Le conte de Mlima au Kiln Theatre – critique

La première britannique du drame de Lynn Nottage se déroule jusqu’au 21 octobre

Le conte de Mlima se déroule avec la franchise et la simplicité d’une histoire d’enfant au coucher. Pourtant, c’est le plus sombre des contes de Grimm.

La dramaturge Lynn Nottage prend pour thème le commerce illégal de l’ivoire qui conduit la population d’éléphants d’Afrique au bord de l’extinction. Comme nous l’apprend un défenseur de l’environnement kenyan au cours de la pièce : « Le trafic d’ivoire a décimé notre population d’éléphants. Il y a 45 ans, il y avait 1,3 million d’éléphants qui parcouraient les plaines et les forêts d’Afrique, aujourd’hui il y en a moins de 400 000… Il y a plus d’éléphants tués que de naissances… »

Cette pièce, en 16 courtes scènes, est une explication éloquente et émouvante de ce que cela peut être. Cela commence, dans la production assurée et imaginative de Miranda Cromwell, avec l’éléphant lui-même. Ira Mandela Siobhan se tient debout sur une plate-forme mobile et raconte son héritage historique, sa vie dans la savane et sa disparition définitive.

Cet animal puissant, l’un des derniers « gros défenseurs », est chassé par les braconniers somaliens qui cherchent à faire fortune et à nourrir leurs familles grâce à la vente de ses parfaites défenses en ivoire. À partir de là, Nottage suit les couches de cupidité qui contournent l’interdiction destinée à protéger les éléphants, traçant une ligne de corruption qui s’étend du chef de la police et des gardiens régionaux qui encouragent et profitent du commerce, jusqu’au défenseur de l’environnement impuissant, en passant par le vendeur d’ivoire chinois. sculpteur, fier d’un métier ancien, et l’acheteur d’art moderne désireux d’une pièce phare pour embellir son nouvel appartement.

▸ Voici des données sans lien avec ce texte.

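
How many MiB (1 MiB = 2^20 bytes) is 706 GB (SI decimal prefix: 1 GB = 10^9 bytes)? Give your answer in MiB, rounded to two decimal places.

673,294.07 MiB

706 GB = 706 × 10^9 bytes = 706,000,000,000 bytes
1 MiB = 1,048,576 bytes
706,000,000,000 / 1,048,576 = 673,294.07 MiB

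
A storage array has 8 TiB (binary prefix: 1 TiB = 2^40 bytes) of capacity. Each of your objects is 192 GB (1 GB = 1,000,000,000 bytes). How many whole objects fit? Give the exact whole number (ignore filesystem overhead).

Capacity: 8 TiB = 8,796,093,022,208 bytes
Per item: 192 GB = 192,000,000,000 bytes
⌊8,796,093,022,208 / 192,000,000,000⌋ = 45

45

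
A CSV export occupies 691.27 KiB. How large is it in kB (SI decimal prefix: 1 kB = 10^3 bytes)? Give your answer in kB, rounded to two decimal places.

691.27 KiB × 1,024 bytes/KiB = 707,860.48 bytes
1 kB = 10^3 bytes = 1,000 bytes
707,860.48 / 1,000 = 707.86 kB

707.86 kB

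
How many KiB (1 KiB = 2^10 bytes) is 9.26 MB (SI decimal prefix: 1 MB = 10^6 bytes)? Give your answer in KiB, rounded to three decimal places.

9,042.969 KiB

9.26 MB = 9.26 × 10^6 bytes = 9,260,000 bytes
1 KiB = 2^10 bytes = 1,024 bytes
9,260,000 / 1,024 = 9,042.969 KiB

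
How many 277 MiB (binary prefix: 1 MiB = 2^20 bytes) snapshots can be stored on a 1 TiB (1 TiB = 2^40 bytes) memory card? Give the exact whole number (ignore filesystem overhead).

Capacity: 1 TiB = 1,099,511,627,776 bytes
Per item: 277 MiB = 290,455,552 bytes
⌊1,099,511,627,776 / 290,455,552⌋ = 3,785

3,785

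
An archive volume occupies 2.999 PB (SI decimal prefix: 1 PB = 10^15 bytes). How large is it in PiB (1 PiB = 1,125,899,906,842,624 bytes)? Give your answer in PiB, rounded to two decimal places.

2.999 PB × 1,000,000,000,000,000 bytes/PB = 2,999,000,000,000,000 bytes
1 PiB = 1,125,899,906,842,624 bytes
2,999,000,000,000,000 / 1,125,899,906,842,624 = 2.66 PiB

2.66 PiB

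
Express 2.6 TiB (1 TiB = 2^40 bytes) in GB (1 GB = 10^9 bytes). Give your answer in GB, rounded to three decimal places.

2.6 TiB × 1,099,511,627,776 bytes/TiB = 2,858,730,232,217.6 bytes
1 GB = 10^9 bytes = 1,000,000,000 bytes
2,858,730,232,217.6 / 1,000,000,000 = 2,858.730 GB

2,858.730 GB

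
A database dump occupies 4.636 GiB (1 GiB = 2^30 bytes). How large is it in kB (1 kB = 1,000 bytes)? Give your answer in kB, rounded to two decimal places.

4,977,867.10 kB

4.636 GiB = 4.636 × 2^30 bytes = 4,977,867,096.064 bytes
1 kB = 1,000 bytes
4,977,867,096.064 / 1,000 = 4,977,867.10 kB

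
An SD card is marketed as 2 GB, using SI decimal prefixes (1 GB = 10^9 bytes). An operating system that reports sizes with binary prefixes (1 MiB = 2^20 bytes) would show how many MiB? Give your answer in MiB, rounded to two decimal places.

2 GB × 1,000,000,000 bytes/GB = 2,000,000,000 bytes
1 MiB = 1,048,576 bytes
2,000,000,000 / 1,048,576 = 1,907.35 MiB

1,907.35 MiB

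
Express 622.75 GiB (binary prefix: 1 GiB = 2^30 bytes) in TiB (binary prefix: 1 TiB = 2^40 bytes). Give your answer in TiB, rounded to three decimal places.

0.608 TiB

622.75 GiB = 622.75 × 2^30 bytes = 668,672,720,896 bytes
1 TiB = 1,099,511,627,776 bytes
668,672,720,896 / 1,099,511,627,776 = 0.608 TiB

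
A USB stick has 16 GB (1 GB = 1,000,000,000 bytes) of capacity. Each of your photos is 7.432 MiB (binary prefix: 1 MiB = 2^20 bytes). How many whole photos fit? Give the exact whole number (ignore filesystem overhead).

2,053

Capacity: 16 GB = 16,000,000,000 bytes
Per item: 7.432 MiB = 7,793,016.832 bytes
⌊16,000,000,000 / 7,793,016.832⌋ = 2,053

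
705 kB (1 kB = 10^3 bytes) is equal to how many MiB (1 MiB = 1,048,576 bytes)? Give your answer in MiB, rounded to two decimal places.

0.67 MiB

705 kB = 705 × 10^3 bytes = 705,000 bytes
1 MiB = 2^20 bytes = 1,048,576 bytes
705,000 / 1,048,576 = 0.67 MiB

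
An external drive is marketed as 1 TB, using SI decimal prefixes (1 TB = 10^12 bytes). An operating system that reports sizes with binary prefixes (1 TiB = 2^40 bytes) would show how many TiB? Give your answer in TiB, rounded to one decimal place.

0.9 TiB

1 TB × 1,000,000,000,000 bytes/TB = 1,000,000,000,000 bytes
1 TiB = 2^40 bytes = 1,099,511,627,776 bytes
1,000,000,000,000 / 1,099,511,627,776 = 0.9 TiB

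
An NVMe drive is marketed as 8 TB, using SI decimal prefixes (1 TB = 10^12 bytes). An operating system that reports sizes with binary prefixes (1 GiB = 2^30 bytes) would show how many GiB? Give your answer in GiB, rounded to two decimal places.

7,450.58 GiB

8 TB = 8 × 10^12 bytes = 8,000,000,000,000 bytes
1 GiB = 1,073,741,824 bytes
8,000,000,000,000 / 1,073,741,824 = 7,450.58 GiB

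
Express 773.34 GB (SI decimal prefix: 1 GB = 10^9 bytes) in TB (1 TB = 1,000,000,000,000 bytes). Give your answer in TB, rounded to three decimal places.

773.34 GB = 773.34 × 10^9 bytes = 773,340,000,000 bytes
1 TB = 1,000,000,000,000 bytes
773,340,000,000 / 1,000,000,000,000 = 0.773 TB

0.773 TB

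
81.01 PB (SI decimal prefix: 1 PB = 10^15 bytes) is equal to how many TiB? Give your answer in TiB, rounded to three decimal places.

81.01 PB × 1,000,000,000,000,000 bytes/PB = 81,010,000,000,000,000 bytes
1 TiB = 1,099,511,627,776 bytes
81,010,000,000,000,000 / 1,099,511,627,776 = 73,678.166 TiB

73,678.166 TiB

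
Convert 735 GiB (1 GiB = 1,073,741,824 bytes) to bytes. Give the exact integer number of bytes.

735 × 1,073,741,824 = 789,200,240,640 bytes

789,200,240,640 bytes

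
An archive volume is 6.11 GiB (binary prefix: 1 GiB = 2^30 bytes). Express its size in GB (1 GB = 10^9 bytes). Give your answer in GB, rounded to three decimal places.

6.561 GB

6.11 GiB = 6.11 × 2^30 bytes = 6,560,562,544.64 bytes
1 GB = 1,000,000,000 bytes
6,560,562,544.64 / 1,000,000,000 = 6.561 GB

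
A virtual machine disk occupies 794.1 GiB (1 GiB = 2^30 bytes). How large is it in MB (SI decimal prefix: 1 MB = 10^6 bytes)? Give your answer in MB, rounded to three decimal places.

794.1 GiB = 794.1 × 2^30 bytes = 852,658,382,438.4 bytes
1 MB = 1,000,000 bytes
852,658,382,438.4 / 1,000,000 = 852,658.382 MB

852,658.382 MB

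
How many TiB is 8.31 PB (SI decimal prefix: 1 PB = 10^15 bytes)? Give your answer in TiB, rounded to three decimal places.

8.31 PB × 1,000,000,000,000,000 bytes/PB = 8,310,000,000,000,000 bytes
1 TiB = 2^40 bytes = 1,099,511,627,776 bytes
8,310,000,000,000,000 / 1,099,511,627,776 = 7,557.901 TiB

7,557.901 TiB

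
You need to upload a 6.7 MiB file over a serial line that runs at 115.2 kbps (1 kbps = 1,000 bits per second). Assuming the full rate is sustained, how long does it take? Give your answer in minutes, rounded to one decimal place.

6.7 MiB = 7,025,459.2 bytes = 56,203,673.6 bits
115.2 kbps = 115,200 bits/s
time = 56,203,673.6 / 115,200 = 487.88 s
487.88 s / 60 = 8.1 minutes

8.1 minutes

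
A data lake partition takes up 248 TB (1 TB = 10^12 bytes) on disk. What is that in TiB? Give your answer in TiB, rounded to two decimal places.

248 TB = 248 × 10^12 bytes = 248,000,000,000,000 bytes
1 TiB = 2^40 bytes = 1,099,511,627,776 bytes
248,000,000,000,000 / 1,099,511,627,776 = 225.55 TiB

225.55 TiB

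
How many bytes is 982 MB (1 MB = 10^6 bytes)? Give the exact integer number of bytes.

982,000,000 bytes

982 × 1,000,000 = 982,000,000 bytes  (1 MB = 10^6 bytes)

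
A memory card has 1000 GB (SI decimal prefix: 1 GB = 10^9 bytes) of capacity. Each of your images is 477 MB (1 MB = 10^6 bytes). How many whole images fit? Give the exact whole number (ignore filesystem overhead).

Capacity: 1000 GB = 1,000,000,000,000 bytes
Per item: 477 MB = 477,000,000 bytes
⌊1,000,000,000,000 / 477,000,000⌋ = 2,096

2,096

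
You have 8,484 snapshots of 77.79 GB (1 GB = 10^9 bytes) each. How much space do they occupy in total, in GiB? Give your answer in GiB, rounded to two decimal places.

Total = 8,484 × 77.79 GB = 659970.36 GB
= 659970.36 × 1,000,000,000 bytes = 659,970,360,000,000 bytes
1 GiB = 1,073,741,824 bytes
659,970,360,000,000 / 1,073,741,824 = 614,645.29 GiB

614,645.29 GiB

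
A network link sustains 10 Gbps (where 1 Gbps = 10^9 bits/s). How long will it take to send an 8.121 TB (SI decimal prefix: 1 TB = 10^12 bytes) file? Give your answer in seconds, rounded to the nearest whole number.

8.121 TB = 8,121,000,000,000 bytes = 64,968,000,000,000 bits
10 Gbps = 10,000,000,000 bits/s
time = 64,968,000,000,000 / 10,000,000,000 = 6,497 s

6,497 seconds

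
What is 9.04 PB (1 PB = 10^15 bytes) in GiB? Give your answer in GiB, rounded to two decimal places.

8,419,156.07 GiB

9.04 PB × 1,000,000,000,000,000 bytes/PB = 9,040,000,000,000,000 bytes
1 GiB = 2^30 bytes = 1,073,741,824 bytes
9,040,000,000,000,000 / 1,073,741,824 = 8,419,156.07 GiB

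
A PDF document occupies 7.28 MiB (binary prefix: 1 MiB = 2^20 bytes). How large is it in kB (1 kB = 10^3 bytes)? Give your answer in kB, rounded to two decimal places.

7.28 MiB × 1,048,576 bytes/MiB = 7,633,633.28 bytes
1 kB = 1,000 bytes
7,633,633.28 / 1,000 = 7,633.63 kB

7,633.63 kB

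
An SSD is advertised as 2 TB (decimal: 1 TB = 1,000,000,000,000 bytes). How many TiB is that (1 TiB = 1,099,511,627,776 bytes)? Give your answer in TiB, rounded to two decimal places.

2 TB = 2 × 10^12 bytes = 2,000,000,000,000 bytes
1 TiB = 1,099,511,627,776 bytes
2,000,000,000,000 / 1,099,511,627,776 = 1.82 TiB

1.82 TiB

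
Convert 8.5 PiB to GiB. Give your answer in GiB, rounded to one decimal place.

8,912,896.0 GiB

8.5 PiB = 8.5 × 2^50 bytes = 9,570,149,208,162,304 bytes
1 GiB = 2^30 bytes = 1,073,741,824 bytes
9,570,149,208,162,304 / 1,073,741,824 = 8,912,896.0 GiB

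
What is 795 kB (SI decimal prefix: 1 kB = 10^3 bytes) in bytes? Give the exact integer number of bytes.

795,000 bytes

795 × 1,000 = 795,000 bytes  (1 kB = 10^3 bytes)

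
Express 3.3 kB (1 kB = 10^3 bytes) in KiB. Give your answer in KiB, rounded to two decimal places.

3.3 kB = 3.3 × 10^3 bytes = 3,300 bytes
1 KiB = 2^10 bytes = 1,024 bytes
3,300 / 1,024 = 3.22 KiB

3.22 KiB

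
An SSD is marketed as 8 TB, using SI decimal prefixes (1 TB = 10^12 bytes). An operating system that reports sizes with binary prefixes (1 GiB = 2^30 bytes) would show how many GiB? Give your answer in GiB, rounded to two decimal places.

8 TB = 8 × 10^12 bytes = 8,000,000,000,000 bytes
1 GiB = 1,073,741,824 bytes
8,000,000,000,000 / 1,073,741,824 = 7,450.58 GiB

7,450.58 GiB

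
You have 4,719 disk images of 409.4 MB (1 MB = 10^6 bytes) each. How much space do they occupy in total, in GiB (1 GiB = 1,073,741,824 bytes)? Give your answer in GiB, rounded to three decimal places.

Total = 4,719 × 409.4 MB = 1931958.6 MB
= 1931958.6 × 1,000,000 bytes = 1,931,958,600,000 bytes
1 GiB = 1,073,741,824 bytes
1,931,958,600,000 / 1,073,741,824 = 1,799.277 GiB

1,799.277 GiB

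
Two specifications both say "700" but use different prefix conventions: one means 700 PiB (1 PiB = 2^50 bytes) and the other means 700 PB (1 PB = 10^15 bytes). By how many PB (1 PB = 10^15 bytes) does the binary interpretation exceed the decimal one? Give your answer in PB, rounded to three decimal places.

700 PiB = 700 × 1,125,899,906,842,624 = 788,129,934,789,836,800 bytes
700 PB = 700 × 1,000,000,000,000,000 = 700,000,000,000,000,000 bytes
difference = 88,129,934,789,836,800 bytes
88,129,934,789,836,800 / 1,000,000,000,000,000 = 88.130 PB

88.130 PB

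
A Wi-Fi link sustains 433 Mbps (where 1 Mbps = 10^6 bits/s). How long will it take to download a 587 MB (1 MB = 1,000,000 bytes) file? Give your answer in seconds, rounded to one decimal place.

587 MB = 587,000,000 bytes = 4,696,000,000 bits
433 Mbps = 433,000,000 bits/s
time = 4,696,000,000 / 433,000,000 = 10.8 s

10.8 seconds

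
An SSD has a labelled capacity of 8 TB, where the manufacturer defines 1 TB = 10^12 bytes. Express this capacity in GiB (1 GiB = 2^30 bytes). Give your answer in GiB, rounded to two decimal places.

7,450.58 GiB

8 TB = 8 × 10^12 bytes = 8,000,000,000,000 bytes
1 GiB = 1,073,741,824 bytes
8,000,000,000,000 / 1,073,741,824 = 7,450.58 GiB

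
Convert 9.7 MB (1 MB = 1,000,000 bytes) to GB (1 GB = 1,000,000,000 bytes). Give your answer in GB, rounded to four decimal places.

0.0097 GB

9.7 MB = 9.7 × 10^6 bytes = 9,700,000 bytes
1 GB = 1,000,000,000 bytes
9,700,000 / 1,000,000,000 = 0.0097 GB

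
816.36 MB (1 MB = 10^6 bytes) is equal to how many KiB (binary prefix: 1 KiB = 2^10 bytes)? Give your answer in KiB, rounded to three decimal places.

797,226.563 KiB

816.36 MB = 816.36 × 10^6 bytes = 816,360,000 bytes
1 KiB = 2^10 bytes = 1,024 bytes
816,360,000 / 1,024 = 797,226.563 KiB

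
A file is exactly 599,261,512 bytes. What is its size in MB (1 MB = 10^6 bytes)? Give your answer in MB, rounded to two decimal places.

599,261,512 bytes given.
1 MB = 10^6 bytes = 1,000,000 bytes
599,261,512 / 1,000,000 = 599.26 MB

599.26 MB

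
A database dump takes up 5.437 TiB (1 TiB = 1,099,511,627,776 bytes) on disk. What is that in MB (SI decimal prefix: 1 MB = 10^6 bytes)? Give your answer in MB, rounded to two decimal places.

5.437 TiB = 5.437 × 2^40 bytes = 5,978,044,720,218.112 bytes
1 MB = 10^6 bytes = 1,000,000 bytes
5,978,044,720,218.112 / 1,000,000 = 5,978,044.72 MB

5,978,044.72 MB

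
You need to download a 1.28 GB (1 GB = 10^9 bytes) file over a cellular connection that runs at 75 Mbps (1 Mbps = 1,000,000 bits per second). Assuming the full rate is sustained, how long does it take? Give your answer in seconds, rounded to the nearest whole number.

1.28 GB = 1,280,000,000 bytes = 10,240,000,000 bits
75 Mbps = 75,000,000 bits/s
time = 10,240,000,000 / 75,000,000 = 137 s

137 seconds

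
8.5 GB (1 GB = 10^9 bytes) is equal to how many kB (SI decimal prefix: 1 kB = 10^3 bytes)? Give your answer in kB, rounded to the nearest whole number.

8.5 GB = 8.5 × 10^9 bytes = 8,500,000,000 bytes
1 kB = 10^3 bytes = 1,000 bytes
8,500,000,000 / 1,000 = 8,500,000 kB

8,500,000 kB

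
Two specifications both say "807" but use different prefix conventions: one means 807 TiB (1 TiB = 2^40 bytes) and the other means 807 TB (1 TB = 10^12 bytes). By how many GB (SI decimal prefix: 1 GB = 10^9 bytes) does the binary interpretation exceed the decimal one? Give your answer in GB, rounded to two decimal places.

807 TiB = 807 × 1,099,511,627,776 = 887,305,883,615,232 bytes
807 TB = 807 × 1,000,000,000,000 = 807,000,000,000,000 bytes
difference = 80,305,883,615,232 bytes
80,305,883,615,232 / 1,000,000,000 = 80,305.88 GB

80,305.88 GB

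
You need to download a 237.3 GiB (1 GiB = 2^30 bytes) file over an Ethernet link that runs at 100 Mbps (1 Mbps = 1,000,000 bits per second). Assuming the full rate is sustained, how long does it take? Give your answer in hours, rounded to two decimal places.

237.3 GiB = 254,798,934,835.2 bytes = 2,038,391,478,681.6 bits
100 Mbps = 100,000,000 bits/s
time = 2,038,391,478,681.6 / 100,000,000 = 20,383.9148 s
20,383.9148 s / 3600 = 5.66 hours

5.66 hours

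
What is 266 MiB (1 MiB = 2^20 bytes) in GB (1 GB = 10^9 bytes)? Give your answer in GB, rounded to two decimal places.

0.28 GB

266 MiB = 266 × 2^20 bytes = 278,921,216 bytes
1 GB = 1,000,000,000 bytes
278,921,216 / 1,000,000,000 = 0.28 GB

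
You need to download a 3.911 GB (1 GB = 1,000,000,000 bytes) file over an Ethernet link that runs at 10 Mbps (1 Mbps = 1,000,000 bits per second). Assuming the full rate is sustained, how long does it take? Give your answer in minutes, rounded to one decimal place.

3.911 GB = 3,911,000,000 bytes = 31,288,000,000 bits
10 Mbps = 10,000,000 bits/s
time = 31,288,000,000 / 10,000,000 = 3,128.80 s
3,128.80 s / 60 = 52.1 minutes

52.1 minutes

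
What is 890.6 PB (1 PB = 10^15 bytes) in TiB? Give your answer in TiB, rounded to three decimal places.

890.6 PB = 890.6 × 10^15 bytes = 890,600,000,000,000,000 bytes
1 TiB = 1,099,511,627,776 bytes
890,600,000,000,000,000 / 1,099,511,627,776 = 809,995.981 TiB

809,995.981 TiB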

Alors que les défenses de Mlima passent entre chaque paire de mains, Mlima lui-même apparaît, son corps strié de blanc scintillant, et il transmet la souillure du crime à chaque participant de cette chaîne maléfique, marquant leur visage ou leurs vêtements avec la tache d’ivoire.

Cromwell et sa directrice des mouvements Shelley Maxwell ont conçu pour Siobhan (qui est créditée comme directrice adjointe des mouvements) des mouvements qui évoquent l’esprit et la beauté d’un éléphant sans jamais tenter d’imiter sa forme réelle. Aidé par l’ensemble de rideaux d’Amelia Jane Hankin et un baluchon en plastique gris qui semble avoir la forme d’une tête d’éléphant, il crée un pouvoir accusateur par la force de ses actions silencieuses.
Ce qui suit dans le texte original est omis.